National hasn't addressed the major problem of New Zealand's many contaminated toxic sites and what to do about them. This is highlighted by this week's news that Nelson has another 12 contaminated sites, which have been hidden by the council.

The Polluter Pays principle, however, needs to be applied here and companies responsible for some of the contaminated sites need to be liable for them. The Sustainable Industry fund is nowhere near enough money to clean up all of New Zealand's highly contaminated sites. There also needs to be a National and Public Register for these sites.

*Forests* It's good to see that National has grasped the problem of the importation of illegally logged wood. Raising public awareness around the Forest Stewardship certification for wood and focusing government purchasing on FSC is to be highly commended and encouraged.

However, the proposals to stop illegal imports are weak and not new. The present government has been trying – and failing – to get the type of multilateral agreements suggested by National, but there is very little interest in the Asia Pacific region.

The voluntary accord idea has been in place for the past ten years – and has barely dented the trade in sawn timber and only scratched the furniture trade. Voluntary agreements don't work. They penalise those who are voluntarily doing the right thing as competitors immediately undercut them. There are too many players who stay out.

If the National Party genuinely wants to address illegal and destructive imports, then border controls requiring third party proof of legality and proof of responsible management such as Forest Stewardship Council certification is the only way to go.

*The Stakeholder Way* Nowhere does National commit the Crown to take a positive role in defending the environment. The Crown does it for health education and infrastructure provision. But for the environment that we live in, that New Zealanders hold so dear, National advocates no central voice.

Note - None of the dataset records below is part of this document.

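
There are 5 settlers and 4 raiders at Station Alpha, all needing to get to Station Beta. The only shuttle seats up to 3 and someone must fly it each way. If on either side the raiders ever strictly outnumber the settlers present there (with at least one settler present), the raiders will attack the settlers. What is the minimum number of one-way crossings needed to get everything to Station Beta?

Counting alone: each trip to Station Beta takes at most 3 across and each return brings at least 1 back, so after t trips out (and t−1 returns) at most 3t − (t−1) of the 9 are across; that first reaches 9 at t = 4, so at least 7 crossings are needed.
The plan below uses exactly 7 crossings, so it is optimal:
1. 3 raiders → Station Beta.  (Station Alpha: 5S 1R; Station Beta: 0S 3R)
2. 1 raider ← Station Alpha.  (Station Alpha: 5S 2R; Station Beta: 0S 2R)
3. 3 settlers → Station Beta.  (Station Alpha: 2S 2R; Station Beta: 3S 2R)
4. 1 settler ← Station Alpha.  (Station Alpha: 3S 2R; Station Beta: 2S 2R)
5. 2 settlers and 1 raider → Station Beta.  (Station Alpha: 1S 1R; Station Beta: 4S 3R)
6. 1 settler ← Station Alpha.  (Station Alpha: 2S 1R; Station Beta: 3S 3R)
7. 2 settlers and 1 raider → Station Beta.  (Station Alpha: 0S 0R; Station Beta: 5S 4R)

7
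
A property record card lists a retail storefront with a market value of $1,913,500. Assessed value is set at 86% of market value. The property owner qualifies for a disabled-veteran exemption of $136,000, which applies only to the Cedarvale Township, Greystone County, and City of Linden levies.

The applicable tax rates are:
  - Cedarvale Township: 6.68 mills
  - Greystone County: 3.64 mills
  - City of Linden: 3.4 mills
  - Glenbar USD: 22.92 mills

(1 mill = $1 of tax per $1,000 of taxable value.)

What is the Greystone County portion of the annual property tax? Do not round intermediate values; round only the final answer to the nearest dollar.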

It's all very well to have stakeholder dialogue and negotiation, but we all know that some stakeholders have a lot more money and leverage than others – and that those voices tend to win out, especially when they threaten legal action. For the environment, the voice of the future generations is absolutely key – and they have been lost.

There is also no mention of the Precautionary Principle, which should be a central plank of the National Party's environmental policy.

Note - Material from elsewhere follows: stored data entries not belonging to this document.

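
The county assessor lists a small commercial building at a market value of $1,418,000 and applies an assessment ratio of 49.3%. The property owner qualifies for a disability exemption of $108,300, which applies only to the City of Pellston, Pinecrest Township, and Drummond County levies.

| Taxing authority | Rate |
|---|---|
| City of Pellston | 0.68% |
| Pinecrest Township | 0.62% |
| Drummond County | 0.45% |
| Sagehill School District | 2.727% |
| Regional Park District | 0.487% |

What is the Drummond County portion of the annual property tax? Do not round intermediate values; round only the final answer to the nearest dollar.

$2,658

Assessed value = $1,418,000 × 0.493 = $699,074
Drummond County taxable value = $699,074 − $108,300 = $590,774
Drummond County levy = $590,774 × 0.0045 = $2,658.483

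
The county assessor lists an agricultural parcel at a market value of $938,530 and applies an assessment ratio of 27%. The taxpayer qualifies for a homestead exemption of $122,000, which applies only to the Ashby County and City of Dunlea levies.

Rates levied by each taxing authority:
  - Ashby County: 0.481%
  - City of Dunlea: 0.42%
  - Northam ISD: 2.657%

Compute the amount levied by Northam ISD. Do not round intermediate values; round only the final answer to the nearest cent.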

*Freshwater* Water privatisation through tradeable permits would be a disaster. We'll end up paying for the rain. Environmental management of the sea has been held back by the privatisation of fish through tradeable quota that allows the fishing industry to run off to the High Court every time they don't like Government policy. We'll see the same thing with freshwater management. Over time ownership of water will tend to become concentrated in fewer and fewer hands. Maori, foresters, conservationists and anglers have all got reason to fear this policy.

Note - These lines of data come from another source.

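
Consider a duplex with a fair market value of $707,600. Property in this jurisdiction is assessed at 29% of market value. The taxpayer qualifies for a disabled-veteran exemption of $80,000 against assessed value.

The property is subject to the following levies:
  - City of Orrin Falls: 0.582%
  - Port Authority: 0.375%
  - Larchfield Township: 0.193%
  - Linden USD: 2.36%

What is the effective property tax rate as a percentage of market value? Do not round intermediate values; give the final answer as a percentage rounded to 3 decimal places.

Assessed value = $707,600 × 0.29 = $205,204
Taxable value = $205,204 − $80,000 = $125,204
City of Orrin Falls: $125,204 × 0.00582 = $728.68728
Port Authority: $125,204 × 0.00375 = $469.515
Larchfield Township: $125,204 × 0.00193 = $241.64372
Linden USD: $125,204 × 0.0236 = $2,954.8144
Total tax = $4,394.6604
Effective rate = $4,394.6604 ÷ $707,600 = 0.621% of market value

0.621%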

Water is a basic human right: it cannot be owned. Do Kiwis want to end up paying for the rain?

*Government restructuring* National's proposed restructuring will make it harder to protect the environment by weakening the Ministry for the Environment and opening up public conservation land to mining, logging and other destructive activities.

We don't need an EPA to produce environmental standards. The only thing stopping the Ministry for the Environment from producing standards and national policy statements is political commitment, which National lacked through its entire period of government in the 1990s. National's proposed policy still doesn't appear to offer any much needed new environmental standards.

Environmental consistency across the local and regional councils is extremely important – this was the job of the Ministry for the Environment – until a National Government removed it.

National should instead rename and refocus the Ministry of Economic Development as the Ministry of Sustainable Development and keep the Ministry for the Environment as it is, after all economic development is supposed to be sustainable.